Fees and Costs for Selling Your Business
Selling a business involves more than just finding a buyer. As a business seller, you’ll encounter a variety of costs at the closing table that can significantly impact your net proceeds. Many business owners overlook these expenses and are often surprised by the final check they receive. To avoid unexpected financial pitfalls, here’s a breakdown of the typical costs you can expect when selling your business.
1. Taxes
Taxes are likely the largest cost you’ll face when selling your business. The sale will trigger several tax implications, and understanding how much you’ll owe is critical for estimating your net sale proceeds. Minimizing your tax liability is essential, and this is where a business advisor can be invaluable. Although we do not provide tax advice, we can connect sellers with qualified tax advisors. With their expertise, a tax advisor or accountant can help you structure the sale in a tax-efficient manner. Additionally, if you’re selling real estate along with your business, you may need to account for real estate transfer taxes, depending on your location.
2. Business Broker Fee
For many sellers, the business broker fee is the second-largest expense. For smaller transactions, commissions typically range from 10% to 12% of the purchase price, or a fixed amount agreed upon with the broker. For larger transactions, commissions are often tiered, with varying percentages depending on the size of the deal. A good business advisor can help you navigate the process and ensure you get the most value from the transaction.
3. Attorney Fees
Attorney fees can vary based on factors such as the complexity of the deal, whether real estate is included, and if a franchise agreement is involved. Attorneys typically charge for their time and expertise, so the more intricate the transaction, the higher the costs. Some attorneys charge hourly, while others may offer a fixed fee based on an estimated time commitment. A trusted business advisor can recommend experienced attorneys and help ensure that your legal interests are protected during the sale.
4. Accountant Fees
An experienced accountant plays a critical role in assessing the tax implications of the sale. Like attorneys, accountants typically charge an hourly fee, but some may offer fixed-price options depending on the scope of services provided. Both accountants and attorneys are essential in ensuring that all legal and tax matters are resolved before the sale is finalized. A business advisor can help you find the right professionals to work with, ensuring that everything runs smoothly.
5. Transfer Fees
If you’re selling a franchise, there’s likely a “transfer fee” outlined in your franchise agreement. This fee covers the franchisor’s costs for evaluating the buyer and preparing the necessary documents. Be sure to account for this when determining your sale price and calculating your net proceeds. A business advisor with experience in franchise sales can help you navigate these fees and ensure all contractual obligations are met.
6. Lease-Associated Fees
Some leases include an assignment fee triggered when you transfer the lease to a new buyer. This fee covers the landlord’s expenses for legal reviews and preparing the lease assignment. Additionally, certain leases require tenants to pay a percentage of the sale price or a fixed fee to the landlord upon selling the business. While this was once rare, such clauses are becoming more common, so reviewing your lease agreement is essential. A business advisor can help you understand these clauses and how they might affect your sale proceeds.

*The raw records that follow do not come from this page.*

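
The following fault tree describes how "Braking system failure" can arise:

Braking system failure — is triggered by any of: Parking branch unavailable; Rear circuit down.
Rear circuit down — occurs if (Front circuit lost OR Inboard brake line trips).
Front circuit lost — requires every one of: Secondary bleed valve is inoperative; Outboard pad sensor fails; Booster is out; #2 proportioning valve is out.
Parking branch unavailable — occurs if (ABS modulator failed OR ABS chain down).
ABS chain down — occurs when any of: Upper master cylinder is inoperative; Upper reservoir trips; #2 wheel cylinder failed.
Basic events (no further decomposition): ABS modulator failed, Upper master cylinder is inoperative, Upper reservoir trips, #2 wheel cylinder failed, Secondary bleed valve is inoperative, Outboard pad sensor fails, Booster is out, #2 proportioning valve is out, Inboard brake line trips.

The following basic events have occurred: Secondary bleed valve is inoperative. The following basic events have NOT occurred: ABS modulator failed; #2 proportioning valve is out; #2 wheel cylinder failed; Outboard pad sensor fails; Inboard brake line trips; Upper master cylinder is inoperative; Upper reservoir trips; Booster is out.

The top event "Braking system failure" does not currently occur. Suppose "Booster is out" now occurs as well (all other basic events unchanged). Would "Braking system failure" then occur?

Counterfactual: set "Booster is out" to occurred.
ABS chain down [OR]: Upper master cylinder is inoperative=not, Upper reservoir trips=not, #2 wheel cylinder failed=not → no input occurs → does not occur.
Parking branch unavailable [OR]: ABS modulator failed=not, ABS chain down=not → no input occurs → does not occur.
Front circuit lost [AND]: Secondary bleed valve is inoperative=occurs, Outboard pad sensor fails=not, Booster is out=occurs, #2 proportioning valve is out=not → not all inputs occur → does not occur.
Rear circuit down [OR]: Front circuit lost=not, Inboard brake line trips=not → no input occurs → does not occur.
Braking system failure [OR]: Parking branch unavailable=not, Rear circuit down=not → no input occurs → does not occur.

No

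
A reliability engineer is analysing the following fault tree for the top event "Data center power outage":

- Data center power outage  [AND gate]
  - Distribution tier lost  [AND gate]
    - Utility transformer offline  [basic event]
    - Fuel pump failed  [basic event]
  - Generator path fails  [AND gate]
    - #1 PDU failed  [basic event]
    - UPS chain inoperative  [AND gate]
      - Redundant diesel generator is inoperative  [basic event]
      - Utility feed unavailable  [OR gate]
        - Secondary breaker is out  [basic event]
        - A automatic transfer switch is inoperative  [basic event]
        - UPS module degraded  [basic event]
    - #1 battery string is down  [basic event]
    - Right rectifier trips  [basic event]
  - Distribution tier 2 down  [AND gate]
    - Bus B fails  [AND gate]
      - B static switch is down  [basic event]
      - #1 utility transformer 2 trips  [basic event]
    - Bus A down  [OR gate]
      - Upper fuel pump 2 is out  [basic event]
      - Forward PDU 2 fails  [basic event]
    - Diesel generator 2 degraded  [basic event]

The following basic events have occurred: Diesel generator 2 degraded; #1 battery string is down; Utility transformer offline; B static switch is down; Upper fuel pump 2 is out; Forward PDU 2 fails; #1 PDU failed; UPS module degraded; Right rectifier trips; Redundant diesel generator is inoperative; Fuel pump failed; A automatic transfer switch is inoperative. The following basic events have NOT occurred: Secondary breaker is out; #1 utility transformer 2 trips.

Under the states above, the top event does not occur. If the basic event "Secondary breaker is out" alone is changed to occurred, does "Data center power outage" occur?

Counterfactual: set "Secondary breaker is out" to occurred.
Distribution tier lost [AND]: Utility transformer offline=occurs, Fuel pump failed=occurs → all inputs occur → occurs.
Utility feed unavailable [OR]: Secondary breaker is out=occurs, A automatic transfer switch is inoperative=occurs, UPS module degraded=occurs → at least one input occurs → occurs.
UPS chain inoperative [AND]: Redundant diesel generator is inoperative=occurs, Utility feed unavailable=occurs → all inputs occur → occurs.
Generator path fails [AND]: #1 PDU failed=occurs, UPS chain inoperative=occurs, #1 battery string is down=occurs, Right rectifier trips=occurs → all inputs occur → occurs.
Bus B fails [AND]: B static switch is down=occurs, #1 utility transformer 2 trips=not → not all inputs occur → does not occur.
Bus A down [OR]: Upper fuel pump 2 is out=occurs, Forward PDU 2 fails=occurs → at least one input occurs → occurs.
Distribution tier 2 down [AND]: Bus B fails=not, Bus A down=occurs, Diesel generator 2 degraded=occurs → not all inputs occur → does not occur.
Data center power outage [AND]: Distribution tier lost=occurs, Generator path fails=occurs, Distribution tier 2 down=not → not all inputs occur → does not occur.

No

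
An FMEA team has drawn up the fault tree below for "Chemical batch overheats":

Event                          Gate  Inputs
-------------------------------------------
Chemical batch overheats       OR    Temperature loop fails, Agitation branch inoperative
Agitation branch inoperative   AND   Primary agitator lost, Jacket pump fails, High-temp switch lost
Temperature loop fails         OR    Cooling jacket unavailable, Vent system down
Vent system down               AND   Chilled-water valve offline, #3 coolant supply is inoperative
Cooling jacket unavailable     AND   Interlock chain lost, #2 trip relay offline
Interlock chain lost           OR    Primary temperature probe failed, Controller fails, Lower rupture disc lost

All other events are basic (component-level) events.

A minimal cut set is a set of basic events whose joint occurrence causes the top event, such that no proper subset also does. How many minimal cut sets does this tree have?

Interlock chain lost [OR]: union of children's cut sets → 3 cut set(s).
Cooling jacket unavailable [AND]: one cut set from each child combined → 3 × 1 = 3 cut set(s).
Vent system down [AND]: one cut set from each child combined → 1 × 1 = 1 cut set(s).
Temperature loop fails [OR]: union of children's cut sets → 4 cut set(s).
Agitation branch inoperative [AND]: one cut set from each child combined → 1 × 1 × 1 = 1 cut set(s).
Chemical batch overheats [OR]: union of children's cut sets → 5 cut set(s).
Minimal cut sets: {#2 trip relay offline, Primary temperature probe failed}; {#2 trip relay offline, Controller fails}; {#2 trip relay offline, Lower rupture disc lost}; {#3 coolant supply is inoperative, Chilled-water valve offline}; {High-temp switch lost, Jacket pump fails, Primary agitator lost}.

5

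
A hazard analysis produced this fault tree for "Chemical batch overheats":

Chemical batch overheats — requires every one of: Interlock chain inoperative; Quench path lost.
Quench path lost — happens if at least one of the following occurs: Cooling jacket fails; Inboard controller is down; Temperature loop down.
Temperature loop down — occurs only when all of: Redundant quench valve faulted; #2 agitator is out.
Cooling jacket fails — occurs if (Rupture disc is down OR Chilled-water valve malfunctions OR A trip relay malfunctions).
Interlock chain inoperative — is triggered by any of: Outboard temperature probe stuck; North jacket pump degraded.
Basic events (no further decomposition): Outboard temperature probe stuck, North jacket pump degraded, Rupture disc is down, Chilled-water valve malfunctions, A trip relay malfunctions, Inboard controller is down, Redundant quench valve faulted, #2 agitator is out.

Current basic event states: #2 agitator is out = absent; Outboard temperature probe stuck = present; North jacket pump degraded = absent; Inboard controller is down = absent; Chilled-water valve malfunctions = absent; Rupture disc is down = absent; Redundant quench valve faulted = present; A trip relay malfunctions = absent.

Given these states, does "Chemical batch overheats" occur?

Interlock chain inoperative [OR]: Outboard temperature probe stuck=occurs, North jacket pump degraded=not → at least one input occurs → occurs.
Cooling jacket fails [OR]: Rupture disc is down=not, Chilled-water valve malfunctions=not, A trip relay malfunctions=not → no input occurs → does not occur.
Temperature loop down [AND]: Redundant quench valve faulted=occurs, #2 agitator is out=not → not all inputs occur → does not occur.
Quench path lost [OR]: Cooling jacket fails=not, Inboard controller is down=not, Temperature loop down=not → no input occurs → does not occur.
Chemical batch overheats [AND]: Interlock chain inoperative=occurs, Quench path lost=not → not all inputs occur → does not occur.

No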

7. Debt Prepayment Penalty
If your business or property has any outstanding mortgages, credit lines, or loans, you may face a prepayment penalty upon the sale. These penalties can be substantial, so it’s important to review your loan agreement again and factor them into your sale cost if needed. In some cases, you may be able to avoid the penalty by assigning the debt to the buyer, but that will be subject to the lender’s approval of the buyer.
8. Escrow Fee & Closing Costs
Escrow fees are another important consideration when selling your business. Escrow is a neutral third party that manages the transaction, ensuring that both the buyer and seller meet all conditions of the sale before the funds are released. Typically, escrow fees are shared between the buyer and seller, but the exact division can vary depending on the agreement. These fees are usually calculated as a percentage of the total sale price or based on a flat fee structure. The escrow company will also charge for additional services, such as document preparation, wire transfers, or handling any holdback funds. It’s essential to factor in these fees when estimating your net proceeds from the sale.
Final Thoughts
These are the primary costs associated with selling your business, but there may be additional fees and penalties depending on your specific transaction. Understanding these obligations before listing your business and signing contracts is crucial. If you fail to account for these expenses, you could not only miss out on potential profits but could also end up paying out of pocket to close the deal.
Working with a business advisor who understands the complexities of selling a business will help ensure you’re prepared for these costs. By proactively addressing these expenses, you can achieve a smoother, more successful sale.